In fact, the short passage reads almost like the two verses of Matthew 27:52-53 - not disclosed in any of the other three gospel accounts: "The tombs broke open and the bodies of many holy people who had died were raised to life. They came out of the tombs, and after Jesus' resurrection they went into the holy city and appeared to many people." No names. No details. And yet, those few words communicate the power of resurrection unleashed on the earth at the very moment Jesus died. Who these "holy people" were seems to be of little or no consequence compared to the fact that they lived again, and that the power of resurrection was associated with Him even after His death.

Two spare verses say it all.

Creator and Sustainer, we are completely humbled by Your power to create life from the dead; to raise children unto Abraham from rocks and earth; to bring dead works to life through faith in Christ; to bring life back to those who have passed beyond it in the body of Christ. For this bread, which both recalls it and builds it up, giving life to the dying, we give You our awed thanksgiving through Jesus: Amen.


For the lifeblood that flows through our veins and arteries, O God, we give You thanks. It should have been required of us to atone for our self-filled sins, but You provided Your very own dearest blood; that of Your Son Jesus. It took the place of ours as His life took the blame for ours. We remember it throughout this life in the sharing of this cup, on which we ask your blessing through Christ: Amen.

Monday, July 13, 2009

Lamentations 2; John 19

52 Weeks at the Table - Week 27

After the death of Elisha, another succession of wicked kings ruled Jerusalem - with the exception of Josiah, the reformer-king who sought to destroy the altars and worship-objects of the detestable false gods and rebuilt the temple and re-instituted Passover. It was not enough to turn the hearts of Judah back to God or to turn His wrath away from their sin - so God turned His back on them, as it had been with Israel to the north.

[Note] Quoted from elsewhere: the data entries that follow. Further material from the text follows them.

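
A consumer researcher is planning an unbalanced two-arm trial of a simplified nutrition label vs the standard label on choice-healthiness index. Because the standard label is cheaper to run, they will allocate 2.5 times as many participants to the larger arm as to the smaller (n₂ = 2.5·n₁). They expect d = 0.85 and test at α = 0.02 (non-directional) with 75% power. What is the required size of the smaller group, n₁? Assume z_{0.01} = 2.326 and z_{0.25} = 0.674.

n₁ = 18

With allocation ratio k = n₂/n₁ = 2.5, Var(x̄₁−x̄₂) = σ²(1/n₁ + 1/(k·n₁)) = σ²·(k+1)/(k·n₁).
So n₁ = (1 + 1/k)·((z_{α/2} + z_β)/d)² = 1.400 × (3.000/0.85)².
n₁ = 1.400 × 12.46 = 17.4.
Round up: n₁ = 18, giving n₂ = 2.5 × 18 = 45.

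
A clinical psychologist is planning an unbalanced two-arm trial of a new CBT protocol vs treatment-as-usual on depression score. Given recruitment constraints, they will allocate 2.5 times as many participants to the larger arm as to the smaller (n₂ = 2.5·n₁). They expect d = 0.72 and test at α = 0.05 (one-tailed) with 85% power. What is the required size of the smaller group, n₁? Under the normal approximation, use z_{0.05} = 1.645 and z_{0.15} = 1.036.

n₁ = 20

With allocation ratio k = n₂/n₁ = 2.5, Var(x̄₁−x̄₂) = σ²(1/n₁ + 1/(k·n₁)) = σ²·(k+1)/(k·n₁).
So n₁ = (1 + 1/k)·((z_{α} + z_β)/d)² = 1.400 × (2.681/0.72)².
n₁ = 1.400 × 13.87 = 19.4.
Round up: n₁ = 20, giving n₂ = 2.5 × 20 = 50.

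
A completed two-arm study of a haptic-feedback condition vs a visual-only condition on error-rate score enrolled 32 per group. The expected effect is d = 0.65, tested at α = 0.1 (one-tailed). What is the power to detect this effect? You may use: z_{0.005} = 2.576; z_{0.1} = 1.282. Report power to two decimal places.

For two equal groups, power = Φ(d·√(n/2) − z_{α}).
d·√(n/2) = 0.65 × √(32/2) = 0.65 × 4.000 = 2.600.
z_β = 2.600 − 1.282 = 1.318.
Power = Φ(1.318) = 0.906.

power ≈ 0.91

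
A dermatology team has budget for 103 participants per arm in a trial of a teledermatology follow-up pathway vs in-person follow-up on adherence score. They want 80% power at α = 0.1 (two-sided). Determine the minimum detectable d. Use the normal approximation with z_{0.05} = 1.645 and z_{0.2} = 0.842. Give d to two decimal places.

d_min ≈ 0.35

For two independent groups of n = 103 each: d_min = (z_{α/2} + z_β)·√(2/n).
z-sum = 1.645 + 0.842 = 2.487.
d_min = 2.487 × √(2/103) = 2.487 × 0.1393 = 0.347.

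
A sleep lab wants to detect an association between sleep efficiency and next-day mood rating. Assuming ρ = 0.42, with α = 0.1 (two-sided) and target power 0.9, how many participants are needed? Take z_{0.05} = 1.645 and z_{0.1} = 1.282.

Fisher's z: C = ½·ln((1+r)/(1−r)) = ½·ln(2.4483) = 0.4477.
n = ((z_{α/2} + z_β)/C)² + 3.
(1.645 + 1.282) / 0.4477 = 2.927 / 0.4477 = 6.538.
n = 6.538² + 3 = 42.74 + 3 = 45.7.
Round up.

n = 46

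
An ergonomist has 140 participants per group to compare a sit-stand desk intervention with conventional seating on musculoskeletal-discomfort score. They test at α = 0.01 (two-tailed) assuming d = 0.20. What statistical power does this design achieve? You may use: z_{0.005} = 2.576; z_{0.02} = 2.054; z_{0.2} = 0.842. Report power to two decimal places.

power ≈ 0.18

For two equal groups, power = Φ(d·√(n/2) − z_{α/2}).
d·√(n/2) = 0.20 × √(140/2) = 0.20 × 8.367 = 1.673.
z_β = 1.673 − 2.576 = -0.903.
Power = Φ(-0.903) = 0.183.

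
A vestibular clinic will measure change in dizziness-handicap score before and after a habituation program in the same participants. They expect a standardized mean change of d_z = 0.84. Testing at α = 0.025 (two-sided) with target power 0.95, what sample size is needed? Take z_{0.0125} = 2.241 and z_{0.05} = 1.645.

For a paired (one-sample on differences) test: n = ((z_{α/2} + z_β) / d)².
z_{α/2} + z_β = 2.241 + 1.645 = 3.886.
n = (3.886 / 0.84)² = 4.626² = 21.40.
Round up.

n = 22 pairs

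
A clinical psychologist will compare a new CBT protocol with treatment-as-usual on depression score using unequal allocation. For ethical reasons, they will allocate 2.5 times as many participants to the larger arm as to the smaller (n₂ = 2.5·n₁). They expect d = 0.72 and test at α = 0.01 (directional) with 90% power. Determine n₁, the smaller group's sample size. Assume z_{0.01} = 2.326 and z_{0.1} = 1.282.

With allocation ratio k = n₂/n₁ = 2.5, Var(x̄₁−x̄₂) = σ²(1/n₁ + 1/(k·n₁)) = σ²·(k+1)/(k·n₁).
So n₁ = (1 + 1/k)·((z_{α} + z_β)/d)² = 1.400 × (3.608/0.72)².
n₁ = 1.400 × 25.11 = 35.2.
Round up: n₁ = 36, giving n₂ = 2.5 × 36 = 90.

n₁ = 36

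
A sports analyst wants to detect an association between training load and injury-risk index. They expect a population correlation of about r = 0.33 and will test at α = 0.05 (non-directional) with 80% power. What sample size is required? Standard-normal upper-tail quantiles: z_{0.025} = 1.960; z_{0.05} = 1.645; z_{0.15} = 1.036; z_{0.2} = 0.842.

Fisher's z: C = ½·ln((1+r)/(1−r)) = ½·ln(1.9851) = 0.3428.
n = ((z_{α/2} + z_β)/C)² + 3.
(1.960 + 0.842) / 0.3428 = 2.802 / 0.3428 = 8.174.
n = 8.174² + 3 = 66.81 + 3 = 69.8.
Round up.

n = 70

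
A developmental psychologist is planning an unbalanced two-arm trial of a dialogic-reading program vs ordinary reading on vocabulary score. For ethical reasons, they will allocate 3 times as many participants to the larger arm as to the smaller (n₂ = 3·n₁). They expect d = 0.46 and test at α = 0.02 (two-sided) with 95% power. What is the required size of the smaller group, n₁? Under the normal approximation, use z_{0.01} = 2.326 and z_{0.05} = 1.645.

n₁ = 100

With allocation ratio k = n₂/n₁ = 3, Var(x̄₁−x̄₂) = σ²(1/n₁ + 1/(k·n₁)) = σ²·(k+1)/(k·n₁).
So n₁ = (1 + 1/k)·((z_{α/2} + z_β)/d)² = 1.333 × (3.971/0.46)².
n₁ = 1.333 × 74.52 = 99.4.
Round up: n₁ = 100, giving n₂ = 3 × 100 = 300.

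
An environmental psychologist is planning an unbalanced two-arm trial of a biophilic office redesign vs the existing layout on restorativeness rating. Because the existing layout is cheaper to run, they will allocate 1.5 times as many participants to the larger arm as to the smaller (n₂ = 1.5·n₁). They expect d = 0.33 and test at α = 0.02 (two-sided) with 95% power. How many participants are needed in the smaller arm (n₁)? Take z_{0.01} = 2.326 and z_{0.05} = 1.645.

With allocation ratio k = n₂/n₁ = 1.5, Var(x̄₁−x̄₂) = σ²(1/n₁ + 1/(k·n₁)) = σ²·(k+1)/(k·n₁).
So n₁ = (1 + 1/k)·((z_{α/2} + z_β)/d)² = 1.667 × (3.971/0.33)².
n₁ = 1.667 × 144.80 = 241.3.
Round up: n₁ = 242, giving n₂ = 1.5 × 242 = 363.

n₁ = 242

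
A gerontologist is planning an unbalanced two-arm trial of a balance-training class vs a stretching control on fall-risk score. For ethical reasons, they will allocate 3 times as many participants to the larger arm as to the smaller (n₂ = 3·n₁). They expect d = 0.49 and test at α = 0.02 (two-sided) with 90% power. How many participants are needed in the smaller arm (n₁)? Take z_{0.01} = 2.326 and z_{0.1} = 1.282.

With allocation ratio k = n₂/n₁ = 3, Var(x̄₁−x̄₂) = σ²(1/n₁ + 1/(k·n₁)) = σ²·(k+1)/(k·n₁).
So n₁ = (1 + 1/k)·((z_{α/2} + z_β)/d)² = 1.333 × (3.608/0.49)².
n₁ = 1.333 × 54.22 = 72.3.
Round up: n₁ = 73, giving n₂ = 3 × 73 = 219.

n₁ = 73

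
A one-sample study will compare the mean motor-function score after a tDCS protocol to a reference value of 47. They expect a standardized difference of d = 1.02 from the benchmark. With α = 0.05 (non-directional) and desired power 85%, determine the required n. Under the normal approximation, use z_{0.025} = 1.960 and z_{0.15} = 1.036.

n = 9

For a one-sample test: n = ((z_{α/2} + z_β) / d)².
z_{α/2} + z_β = 1.960 + 1.036 = 2.996.
n = (2.996 / 1.02)² = 2.937² = 8.63.
Round up.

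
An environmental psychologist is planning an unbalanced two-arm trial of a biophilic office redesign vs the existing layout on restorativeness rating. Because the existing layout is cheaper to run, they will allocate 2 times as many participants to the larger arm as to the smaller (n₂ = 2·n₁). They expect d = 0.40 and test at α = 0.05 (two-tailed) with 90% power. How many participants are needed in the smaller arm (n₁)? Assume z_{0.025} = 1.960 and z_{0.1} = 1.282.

n₁ = 99

With allocation ratio k = n₂/n₁ = 2, Var(x̄₁−x̄₂) = σ²(1/n₁ + 1/(k·n₁)) = σ²·(k+1)/(k·n₁).
So n₁ = (1 + 1/k)·((z_{α/2} + z_β)/d)² = 1.500 × (3.242/0.40)².
n₁ = 1.500 × 65.69 = 98.5.
Round up: n₁ = 99, giving n₂ = 2 × 99 = 198.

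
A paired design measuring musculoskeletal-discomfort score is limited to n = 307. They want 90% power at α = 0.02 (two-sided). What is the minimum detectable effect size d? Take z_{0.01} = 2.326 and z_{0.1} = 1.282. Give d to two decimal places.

d_min ≈ 0.21

For a single sample (or paired design) of n = 307: d_min = (z_{α/2} + z_β)/√n.
z-sum = 2.326 + 1.282 = 3.608.
d_min = 3.608 / √307 = 3.608 / 17.521 = 0.206.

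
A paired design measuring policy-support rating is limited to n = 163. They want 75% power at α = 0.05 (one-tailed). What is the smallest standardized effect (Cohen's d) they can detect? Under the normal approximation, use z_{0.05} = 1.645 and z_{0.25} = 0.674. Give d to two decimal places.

d_min ≈ 0.18

For a single sample (or paired design) of n = 163: d_min = (z_{α} + z_β)/√n.
z-sum = 1.645 + 0.674 = 2.319.
d_min = 2.319 / √163 = 2.319 / 12.767 = 0.182.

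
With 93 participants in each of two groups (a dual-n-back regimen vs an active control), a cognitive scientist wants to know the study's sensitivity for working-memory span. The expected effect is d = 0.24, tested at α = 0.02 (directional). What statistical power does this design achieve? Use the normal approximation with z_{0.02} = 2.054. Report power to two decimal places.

For two equal groups, power = Φ(d·√(n/2) − z_{α}).
d·√(n/2) = 0.24 × √(93/2) = 0.24 × 6.819 = 1.637.
z_β = 1.637 − 2.054 = -0.417.
Power = Φ(-0.417) = 0.338.

power ≈ 0.34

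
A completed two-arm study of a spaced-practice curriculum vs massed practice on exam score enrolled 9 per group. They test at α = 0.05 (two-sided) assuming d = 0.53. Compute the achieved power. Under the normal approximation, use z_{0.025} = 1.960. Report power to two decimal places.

For two equal groups, power = Φ(d·√(n/2) − z_{α/2}).
d·√(n/2) = 0.53 × √(9/2) = 0.53 × 2.121 = 1.124.
z_β = 1.124 − 1.960 = -0.836.
Power = Φ(-0.836) = 0.202.

power ≈ 0.20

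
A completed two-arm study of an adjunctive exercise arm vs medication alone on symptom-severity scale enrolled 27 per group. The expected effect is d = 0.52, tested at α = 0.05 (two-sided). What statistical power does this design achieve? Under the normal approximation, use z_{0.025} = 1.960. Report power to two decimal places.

power ≈ 0.48

For two equal groups, power = Φ(d·√(n/2) − z_{α/2}).
d·√(n/2) = 0.52 × √(27/2) = 0.52 × 3.674 = 1.911.
z_β = 1.911 − 1.960 = -0.049.
Power = Φ(-0.049) = 0.480.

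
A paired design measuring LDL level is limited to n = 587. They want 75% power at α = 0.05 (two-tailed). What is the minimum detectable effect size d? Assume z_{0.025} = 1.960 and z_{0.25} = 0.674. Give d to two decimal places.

d_min ≈ 0.11

For a single sample (or paired design) of n = 587: d_min = (z_{α/2} + z_β)/√n.
z-sum = 1.960 + 0.674 = 2.634.
d_min = 2.634 / √587 = 2.634 / 24.228 = 0.109.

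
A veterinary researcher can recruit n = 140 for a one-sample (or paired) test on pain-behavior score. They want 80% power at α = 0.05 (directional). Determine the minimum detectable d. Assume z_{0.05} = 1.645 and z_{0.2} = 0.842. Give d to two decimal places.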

Nebuchadnezzar besieged Jerusalem, and when he had starved its populace into submission, he razed its holy and royal buildings to the ground. Those who escaped deportation to Babylon, fled to Egypt. The second of the acrostic Lamentations mourns:

My eyes fail from weeping, I am in torment within, my heart is poured out on the ground because my people are destroyed, because children and infants faint in the streets of the city. They say to their mothers, "Where is bread and wine?" as they faint like wounded men in the streets of the city, as their lives ebb away in their mothers' arms. (2:11-12)

It was a meal featuring bread and wine which preceded the capture of Jesus and His final exile to a cross on a hill outside of Jerusalem. The apostle whom he loved records that there He entrusted the care of his mother to John just before a spongeful of wine vinegar was lifted to His dehydrated lips. Then He surrendered His Spirit and bore the weight of sin not-His-own to the death He did not deserve. (John 19)

Holy, Righteous, One God ... what You have done for us in giving Your Son exceeds the boundaries of love and grace that man can perceive. It is inexplicable, inexpressible and incomprehensible. We cannot grasp nor measure its dimensions. We can only bow, with this bread - His body - dissolving in our mouths as His sacrifice dissolves our sins, and remember Him in gratitude a for which we have no sufficient words. Amen.


Sovereign Lord God, if we can only begin to understand the grief and pain of Jesus' mother at the cross, then we can surely do no more to comprehend Your own as His Father. We remember the trembling of the earth; the rending of the temple's veil; the moment of Your wrath expressed to and yet withheld from us by the grace of His blood. Bless this cup - His blood - and we who share it to always remember Him, and remember why. Amen.